Ryles argues that the fear of losing this asset is exactly why a homeowner should buy home value protection.

“A nationwide survey of U.S. homeowners we conducted in October 2011 found that more than half of respondents (58 percent) rank declines in housing market value as the biggest risk to their home, significantly higher than a fire (15 percent), tornado (9 percent) or hurricane (8 percent). Homeowners insurance only protects the structure in case of fire, wind damage, etc. It does not protect the value of their investment,” he noted in his email.

“Every homeowner becomes a home seller; the only question is when and why. Life events such as a job loss or transfer, marriage, divorce, or other situations can drive the need to sell a home. Given the cyclical nature of the housing market, there is no guarantee the market will be up when someone needs to sell. Waiting until the market recovers is not an option for many people. If the housing market is down, families are unable to gain sufficient equity from the home sale to purchase their next home. Today there are many former homeowners who have become renters because of this very issue,” he added.

Whenever you buy an insurance product, it’s important to understand who the insurance company is and to ascertain the financial condition of the company. This Great Recession has put several insurance companies out of business, or they have eliminated coverage in various states. Heck, the Great Recession almost took down AIG, one of the largest insurance companies in the world.

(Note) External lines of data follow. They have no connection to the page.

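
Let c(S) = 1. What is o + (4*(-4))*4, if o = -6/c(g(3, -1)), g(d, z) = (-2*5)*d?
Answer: -70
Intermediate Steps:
g(d, z) = -10*d
o = -6 (o = -6/1 = -6*1 = -6)
o + (4*(-4))*4 = -6 + (4*(-4))*4 = -6 - 16*4 = -6 - 64 = -70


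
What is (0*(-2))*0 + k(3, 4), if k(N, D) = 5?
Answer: 5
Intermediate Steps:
(0*(-2))*0 + k(3, 4) = (0*(-2))*0 + 5 = 0*0 + 5 = 0 + 5 = 5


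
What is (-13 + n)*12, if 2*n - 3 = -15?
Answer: -228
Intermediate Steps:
n = -6 (n = 3/2 + (½)*(-15) = 3/2 - 15/2 = -6)
(-13 + n)*12 = (-13 - 6)*12 = -19*12 = -228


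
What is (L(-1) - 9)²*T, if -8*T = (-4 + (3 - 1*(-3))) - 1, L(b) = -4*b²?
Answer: -169/8 ≈ -21.125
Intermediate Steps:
T = -⅛ (T = -((-4 + (3 - 1*(-3))) - 1)/8 = -((-4 + (3 + 3)) - 1)/8 = -((-4 + 6) - 1)/8 = -(2 - 1)/8 = -⅛*1 = -⅛ ≈ -0.12500)
(L(-1) - 9)²*T = (-4*(-1)² - 9)²*(-⅛) = (-4*1 - 9)²*(-⅛) = (-4 - 9)²*(-⅛) = (-13)²*(-⅛) = 169*(-⅛) = -169/8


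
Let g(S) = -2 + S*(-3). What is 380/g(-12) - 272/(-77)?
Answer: 19254/1309 ≈ 14.709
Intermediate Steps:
g(S) = -2 - 3*S
380/g(-12) - 272/(-77) = 380/(-2 - 3*(-12)) - 272/(-77) = 380/(-2 + 36) - 272*(-1/77) = 380/34 + 272/77 = 380*(1/34) + 272/77 = 190/17 + 272/77 = 19254/1309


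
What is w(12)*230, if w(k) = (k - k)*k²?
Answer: 0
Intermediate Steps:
w(k) = 0 (w(k) = 0*k² = 0)
w(12)*230 = 0*230 = 0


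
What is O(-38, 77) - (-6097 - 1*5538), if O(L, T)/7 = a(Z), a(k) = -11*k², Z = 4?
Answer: 10403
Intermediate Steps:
O(L, T) = -1232 (O(L, T) = 7*(-11*4²) = 7*(-11*16) = 7*(-176) = -1232)
O(-38, 77) - (-6097 - 1*5538) = -1232 - (-6097 - 1*5538) = -1232 - (-6097 - 5538) = -1232 - 1*(-11635) = -1232 + 11635 = 10403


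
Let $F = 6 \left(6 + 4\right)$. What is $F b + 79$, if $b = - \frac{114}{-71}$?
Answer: $\frac{12449}{71} \approx 175.34$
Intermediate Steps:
$b = \frac{114}{71}$ ($b = \left(-114\right) \left(- \frac{1}{71}\right) = \frac{114}{71} \approx 1.6056$)
$F = 60$ ($F = 6 \cdot 10 = 60$)
$F b + 79 = 60 \cdot \frac{114}{71} + 79 = \frac{6840}{71} + 79 = \frac{12449}{71}$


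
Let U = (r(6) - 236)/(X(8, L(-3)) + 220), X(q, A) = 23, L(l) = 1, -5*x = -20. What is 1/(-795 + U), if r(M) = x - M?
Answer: -243/193423 ≈ -0.0012563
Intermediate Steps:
x = 4 (x = -⅕*(-20) = 4)
r(M) = 4 - M
U = -238/243 (U = ((4 - 1*6) - 236)/(23 + 220) = ((4 - 6) - 236)/243 = (-2 - 236)*(1/243) = -238*1/243 = -238/243 ≈ -0.97942)
1/(-795 + U) = 1/(-795 - 238/243) = 1/(-193423/243) = -243/193423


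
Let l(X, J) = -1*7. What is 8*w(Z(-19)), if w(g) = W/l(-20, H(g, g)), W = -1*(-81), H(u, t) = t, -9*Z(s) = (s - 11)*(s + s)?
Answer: -648/7 ≈ -92.571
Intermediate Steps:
Z(s) = -2*s*(-11 + s)/9 (Z(s) = -(s - 11)*(s + s)/9 = -(-11 + s)*2*s/9 = -2*s*(-11 + s)/9)
l(X, J) = -7
W = 81
w(g) = -81/7 (w(g) = 81/(-7) = 81*(-⅐) = -81/7)
8*w(Z(-19)) = 8*(-81/7) = -648/7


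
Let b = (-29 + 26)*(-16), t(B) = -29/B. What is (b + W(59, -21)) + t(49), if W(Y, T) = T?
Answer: 1294/49 ≈ 26.408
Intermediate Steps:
b = 48 (b = -3*(-16) = 48)
(b + W(59, -21)) + t(49) = (48 - 21) - 29/49 = 27 - 29*1/49 = 27 - 29/49 = 1294/49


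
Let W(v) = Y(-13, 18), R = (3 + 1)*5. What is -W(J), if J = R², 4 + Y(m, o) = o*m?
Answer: 238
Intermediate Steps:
R = 20 (R = 4*5 = 20)
Y(m, o) = -4 + m*o (Y(m, o) = -4 + o*m = -4 + m*o)
J = 400 (J = 20² = 400)
W(v) = -238 (W(v) = -4 - 13*18 = -4 - 234 = -238)
-W(J) = -1*(-238) = 238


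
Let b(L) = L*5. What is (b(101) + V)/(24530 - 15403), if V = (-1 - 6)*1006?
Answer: -6537/9127 ≈ -0.71623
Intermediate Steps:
V = -7042 (V = -7*1006 = -7042)
b(L) = 5*L
(b(101) + V)/(24530 - 15403) = (5*101 - 7042)/(24530 - 15403) = (505 - 7042)/9127 = -6537*1/9127 = -6537/9127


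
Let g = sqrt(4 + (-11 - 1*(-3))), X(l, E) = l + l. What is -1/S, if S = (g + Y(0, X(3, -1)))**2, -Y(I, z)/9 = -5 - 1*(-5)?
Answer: 1/4 ≈ 0.25000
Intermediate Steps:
X(l, E) = 2*l
Y(I, z) = 0 (Y(I, z) = -9*(-5 - 1*(-5)) = -9*(-5 + 5) = -9*0 = 0)
g = 2*I (g = sqrt(4 + (-11 + 3)) = sqrt(4 - 8) = sqrt(-4) = 2*I ≈ 2.0*I)
S = -4 (S = (2*I + 0)**2 = (2*I)**2 = -4)
-1/S = -1/(-4) = -1*(-1/4) = 1/4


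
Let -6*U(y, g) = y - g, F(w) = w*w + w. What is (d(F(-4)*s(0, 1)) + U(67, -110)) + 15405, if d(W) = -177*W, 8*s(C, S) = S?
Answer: 15110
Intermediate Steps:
s(C, S) = S/8
F(w) = w + w² (F(w) = w² + w = w + w²)
U(y, g) = -y/6 + g/6 (U(y, g) = -(y - g)/6 = -y/6 + g/6)
(d(F(-4)*s(0, 1)) + U(67, -110)) + 15405 = (-177*(-4*(1 - 4))*(⅛)*1 + (-⅙*67 + (⅙)*(-110))) + 15405 = (-177*(-4*(-3))/8 + (-67/6 - 55/3)) + 15405 = (-2124/8 - 59/2) + 15405 = (-177*3/2 - 59/2) + 15405 = (-531/2 - 59/2) + 15405 = -295 + 15405 = 15110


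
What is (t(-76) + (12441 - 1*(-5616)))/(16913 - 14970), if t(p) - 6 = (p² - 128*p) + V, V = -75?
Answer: 33492/1943 ≈ 17.237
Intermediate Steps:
t(p) = -69 + p² - 128*p (t(p) = 6 + ((p² - 128*p) - 75) = 6 + (-75 + p² - 128*p) = -69 + p² - 128*p)
(t(-76) + (12441 - 1*(-5616)))/(16913 - 14970) = ((-69 + (-76)² - 128*(-76)) + (12441 - 1*(-5616)))/(16913 - 14970) = ((-69 + 5776 + 9728) + (12441 + 5616))/1943 = (15435 + 18057)*(1/1943) = 33492*(1/1943) = 33492/1943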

Ryles argues that his company has invested millions of dollars in a multi-year process to be approved by state regulators. That’s a good start, but it is hardly a promise that this company will be there in 10 or 20 years, when you need to cash in on your policy.

We do agree with Ryles’ bottomline: “There is no easy answer to what the future will hold for America’s hundreds of different local housing markets. Local housing prices have been, and will continue to be, notoriously difficult to predict. Optimistically assuming the investment in our homes will be the reliable source of wealth creation that it was for the last 40 years may unfortunately be just that, optimistic.”

We still believe that there is a role for insurance in our daily lives, but not every action we take requires us to hedge that decision and buy an insurance policy. When many of us have life insurance, health insurance, homeowner’s insurance, dental insurance, vision insurance, long term care insurance, car insurance, and even umbrella insurance, the total cost for these various insurance policy premiums can be one of a family’s biggest line items in the budget.

Buying another insurance policy to cover the possible decline in home values when you might decide to sell your home doesn’t seem quite as important as health or life insurance. If you have an unlimited amount of money, you might decide to spend some here. But if you’re like us, with a fixed budget for insurance, you may make another choice.